In the bowl of a food processor, combine the Redpath® Golden Yellow Sugar, the Redpath® Special Fine Granulated Sugar, and cornstarch. Process until the granules of both sugars are fine, and the cornstarch is thoroughly mixed into the sugars; the finer the sugar granules, the more readily the granules dissolve into the egg whites. Set aside. Note: let the sugars and cornstarch settle before opening the lid.
Add the egg whites to the bowl of a stand mixer fitted with the whisk attachment (see Chef’s Tips). Whisk at medium-low speed until soft peaks form (see Chef’s Tips). When they are at that stage and the mixer is still on, drizzle in the vinegar. Slowly increase the speed to medium and whip for a few seconds until the vinegar is incorporated.
While the mixer is on, slowly add about a tablespoon of the brown sugar mixture to the egg whites. Wait at least 30 seconds to allow the sugar to incorporate before sprinkling in another tablespoon (see Chef’s Tips). Scrape down the sides and edges of the bowl with a clean rubber spatula to ensure all the meringue and granules of sugar are incorporated. Repeat the process until all the sugar is added.

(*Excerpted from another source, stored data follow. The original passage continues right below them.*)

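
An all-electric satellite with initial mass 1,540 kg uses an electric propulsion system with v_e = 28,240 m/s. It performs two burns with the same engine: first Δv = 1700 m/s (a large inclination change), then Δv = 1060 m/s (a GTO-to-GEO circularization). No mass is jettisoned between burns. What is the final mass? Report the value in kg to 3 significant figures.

final mass ≈ 1400 kg

After the first burn: m = 1540 × exp(−1700/28240.0) = 1540 × 0.94158 = 1,450.03 kg.
After the second burn: m = 1,450.03 × exp(−1060/28240.0) = 1,450.03 × 0.96316 = 1,396.61 kg.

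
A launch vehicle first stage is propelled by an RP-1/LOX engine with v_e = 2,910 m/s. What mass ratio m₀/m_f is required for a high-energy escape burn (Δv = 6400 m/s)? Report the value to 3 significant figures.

m₀/m_f = exp(Δv / v_e) = exp(6400 / 2910.0) = exp(2.1993) = 9.0188.

mass ratio ≈ 9.02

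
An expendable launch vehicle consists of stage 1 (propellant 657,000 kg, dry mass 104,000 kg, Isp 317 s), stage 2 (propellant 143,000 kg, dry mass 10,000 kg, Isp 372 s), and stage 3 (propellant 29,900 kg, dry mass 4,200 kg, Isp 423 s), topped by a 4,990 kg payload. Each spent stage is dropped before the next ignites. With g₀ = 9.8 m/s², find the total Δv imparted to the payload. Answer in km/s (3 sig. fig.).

Ignition mass of stage 1 = 657,000+104,000 + 143,000+10,000 + 29,900+4,200 + 4,990 = 953,090 kg.
Stage 1: m₀ = 953,090 kg, m_f = 953,090 − 657,000 = 296,090 kg; Δv = 317×9.8×ln(3.219) = 3106.6×1.1690 ≈ 3632 m/s.
Stage 2: m₀ = 192,090 kg, m_f = 192,090 − 143,000 = 49,090 kg; Δv = 372×9.8×ln(3.913) = 3645.6×1.3643 ≈ 4974 m/s.
Stage 3: m₀ = 39,090 kg, m_f = 39,090 − 29,900 = 9,190 kg; Δv = 423×9.8×ln(4.254) = 4145.4×1.4478 ≈ 6002 m/s.
Total Δv = 3632 + 4974 + 6002 = 14608 m/s.

Δv ≈ 14.6 km/s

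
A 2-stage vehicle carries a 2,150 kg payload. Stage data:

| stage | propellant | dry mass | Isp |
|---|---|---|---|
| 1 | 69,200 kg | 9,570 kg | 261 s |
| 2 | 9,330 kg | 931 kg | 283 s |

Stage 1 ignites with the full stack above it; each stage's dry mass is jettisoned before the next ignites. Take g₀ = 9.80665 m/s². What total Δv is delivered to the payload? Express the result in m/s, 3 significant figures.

Ignition mass of stage 1 = 69,200+9,570 + 9,330+931 + 2,150 = 91,181 kg.
Stage 1: m₀ = 91,181 kg, m_f = 91,181 − 69,200 = 21,981 kg; Δv = 261×9.80665×ln(4.148) = 2559.5×1.4227 ≈ 3641 m/s.
Stage 2: m₀ = 12,411 kg, m_f = 12,411 − 9,330 = 3,081 kg; Δv = 283×9.80665×ln(4.028) = 2775.3×1.3933 ≈ 3867 m/s.
Total Δv = 3641 + 3867 = 7508 m/s.

Δv ≈ 7510 m/s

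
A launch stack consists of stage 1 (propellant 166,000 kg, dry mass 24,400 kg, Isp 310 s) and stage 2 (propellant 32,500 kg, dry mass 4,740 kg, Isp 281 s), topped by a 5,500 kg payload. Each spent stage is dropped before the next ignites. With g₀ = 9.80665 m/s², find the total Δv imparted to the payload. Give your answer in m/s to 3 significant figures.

Ignition mass of stage 1 = 166,000+24,400 + 32,500+4,740 + 5,500 = 233,140 kg.
Stage 1: m₀ = 233,140 kg, m_f = 233,140 − 166,000 = 67,140 kg; Δv = 310×9.80665×ln(3.472) = 3040.1×1.2449 ≈ 3784 m/s.
Stage 2: m₀ = 42,740 kg, m_f = 42,740 − 32,500 = 10,240 kg; Δv = 281×9.80665×ln(4.174) = 2755.7×1.4288 ≈ 3937 m/s.
Total Δv = 3784 + 3937 = 7721 m/s.

Δv ≈ 7720 m/s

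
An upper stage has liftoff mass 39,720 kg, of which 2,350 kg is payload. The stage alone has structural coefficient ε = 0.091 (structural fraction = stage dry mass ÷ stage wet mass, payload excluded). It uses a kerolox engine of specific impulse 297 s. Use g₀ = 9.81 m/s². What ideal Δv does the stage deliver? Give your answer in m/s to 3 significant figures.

Stage wet mass = m₀ − payload = 39,720 − 2,350 = 37,370 kg.
Stage dry mass = ε × stage wet mass = 0.091 × 37,370 = 3,400.67 kg.
Burnout mass m_f = stage dry + payload = 3,400.67 + 2,350 = 5,750.67 kg.
v_e = Isp · g₀ = 297 × 9.81 = 2913.6 m/s.
Δv = v_e · ln(39,720/5,750.67) = 2913.6 × ln(6.907) = 2913.6 × 1.9325 ≈ 5631 m/s.

Δv ≈ 5630 m/s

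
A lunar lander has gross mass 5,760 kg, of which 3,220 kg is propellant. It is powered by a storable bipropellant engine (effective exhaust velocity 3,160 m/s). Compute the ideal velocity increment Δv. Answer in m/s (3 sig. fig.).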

Gradually increase the speed to medium-high after all the sugar has been incorporated. Whip until egg whites are smooth, thick, glossy, and stiff peaks form; about 5 minutes. Ensure all sugar is dissolved by rubbing a small amount of meringue between your fingers (see Chef’s Tips). If still granular, reduce to medium speed and continue to whip until no longer gritty; watch closely as meringue can over-whip in seconds.
Place a small dab of meringue at each corner of the parchment paper to secure the paper to the baking sheet.
Working quickly, gently mound about a third of the brown sugar meringue into the centre of the circle drawn on the parchment paper. Gently spread to the shape and size of the circle using a large offset spatula. Add another third of the meringue, being careful not to deflate the volume. Transfer the remaining meringue on top of the rest of the meringue. Quickly smooth out the meringue. Aim for a slightly domed shape no higher than 2 or 3 inches or risk cracking.
Using the tip of a small offset spatula, make vertical or gently sloping ridges up the sides of the dome towards the middle of the mound. Sweep the tip of the spatula from the base of the pavlova to the top of the dome, creating long divots that are about ½-inch deep. Ridges will become less defined as the pavlova bakes, as it tends to puff and smooth out slightly. Repeat process until the entire pavlova is ridged.
Clean off the small offset spatula and create a wide, shallow dent in the middle of the dome by gently pushing down and turning the baking sheet.
Place the baking sheet into the preheated oven, being careful not to slam the oven door shut. Immediately reduce heat to 225°F (107°C) and bake for an hour and a half; do not open the oven door during the baking process. Turn off the oven and allow the pavlova to cool completely in the oven with the door shut; 6 hours to overnight (preferably). To ensure that the pavlova slowly cools down, turn on the oven light once you turn off the oven. The light emits a small amount of heat and prevents a sudden drop in temperature. Keep the light on for 30 minutes after the oven has been turned off; it can be turned off for the remaining 5+ hours.
Once completely cooled, serve immediately or place into an airtight container lined with parchment paper for up to 2 days; do not place into the fridge or freezer.